Socks! oh socks; where art thou? Growing up in the South Bronx, there weren’t that many people who lived in houses, let alone owned them (or so was my experience). This meant many of us had to go to the Laundromat to wash our clothes. Throughout the years, I went on to boarding high school, college dorm life and apartment living in Washington, DC, Berkeley, California and Manhattan. This all meant that I had to share washing machines with others. Inevitably, socks would be lost and never to be found again. I even once completely forgot about a load of laundry at the Laundromat. Can’t remember what I had left in there so the clothes can’t have been too important. So, why is this so important for me to travel down memory lane? Home ownership! The cornerstone of the American experience. The American Dream whereas 67.4% of all occupied housing units in the United Sates are occupied by the unit’s owner (note the sound of birds chirping in the background).
I longed for a home to call my own like every other successful or at least like every other American family out there (not in New York City).

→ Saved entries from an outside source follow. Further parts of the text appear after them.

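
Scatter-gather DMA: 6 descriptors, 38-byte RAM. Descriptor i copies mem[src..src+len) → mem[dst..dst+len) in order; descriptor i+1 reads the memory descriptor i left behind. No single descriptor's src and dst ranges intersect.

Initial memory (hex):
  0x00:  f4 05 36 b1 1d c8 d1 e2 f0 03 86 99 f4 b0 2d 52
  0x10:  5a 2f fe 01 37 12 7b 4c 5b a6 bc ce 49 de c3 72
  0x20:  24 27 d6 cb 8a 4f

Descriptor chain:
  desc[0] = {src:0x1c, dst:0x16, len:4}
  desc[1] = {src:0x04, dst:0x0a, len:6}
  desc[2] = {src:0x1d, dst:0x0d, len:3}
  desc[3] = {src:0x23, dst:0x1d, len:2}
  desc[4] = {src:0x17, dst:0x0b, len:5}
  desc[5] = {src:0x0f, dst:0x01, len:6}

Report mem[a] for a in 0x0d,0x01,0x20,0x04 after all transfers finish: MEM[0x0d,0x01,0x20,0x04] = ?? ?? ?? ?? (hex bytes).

MEM[0x0d,0x01,0x20,0x04] = 72 ce 24 fe

  after D0: wrote 4B at 0x16 = 49dec372
  after D1: wrote 6B at 0x0a = 1dc8d1e2f003
  after D2: wrote 3B at 0x0d = dec372
  after D3: wrote 2B at 0x1d = cb8a
  after D4: wrote 5B at 0x0b = dec372bcce
  after D5: wrote 6B at 0x01 = ce5a2ffe0137
query mem[0x0d]=0x72, mem[0x01]=0xce, mem[0x20]=0x24, mem[0x04]=0xfe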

But living in Manhattan did make the purchase of a home somewhat prohibitive (median home price is $840,000 and medium home price is $1.4 million-OUCH!). So we waited and we waited. Then upon learning of my pregnancy decide to take the plunge and go buy a house. We looked everywhere in New York, but at the end we ended up in the suburbs! Oh, the horror! Well, I thought even if I can’t live in my beautiful cherished Manhattan at least I will have my own place and my own washing machine.
The first laundromat supposedly opened in Fort Worth, Texas in 1934; but that may be in dispute. The term “laundromat” can apparently be found in newspapers as early as 1884 and they were widespread during the Depression. Washing machines in the home had a certain kind of cache in that they served as an indicator of wealth. There are even some that argue that the washing machine did more to liberate women than the advent of the birth control pill. Swedish statistician Hans Rosling suggested that the positive effect the washing machine had on the liberation of women, makes it “the greatest invention of the industrial revolution”. Thusly, the washing machine has played a great role in history-recent history. Yet, why is it that even within my own home the socks disappear?
Home ownership has been promoted as government policy through tax policy which allows a tax deduction for mortgage interest payments on a primary residence. But let me tell you there is also something called the Alternative Minimum Rate tax and in New York-you are screwed over by it. Home ownership may alleviate your tax burden your first one or two years after purchase after that you better have a truckload of kids and dependents to feed. Plus, now, now I have to look after a yard that is unbelievably large and steep in its slope -thus not much I can do with it other than take pictures of the wildlife.; along with a thousand little home repairs that have to be done each weekend. Is this the American Dream? I’d rather be kayaking in Kauai than filling in holes in the floor board. Was the dream about owning something –anything? Don’t we own our lives, our trajectories? Supposedly, there are better school districts (and consequently better public schools) in the ‘burbs. But why am I still paying for private school? It’s like I’m being double taxed. Oh vey!
Don’t get me wrong-I like owning something-in the grand sense of ownership. I can paint whichever way I like, I can play my music at all times (well, within reason, eh). I can plant. I can lay bricks! I can create! (should I have time). But one thing I still can’t do is find the socks the washing machine has swallowed up. Sigh.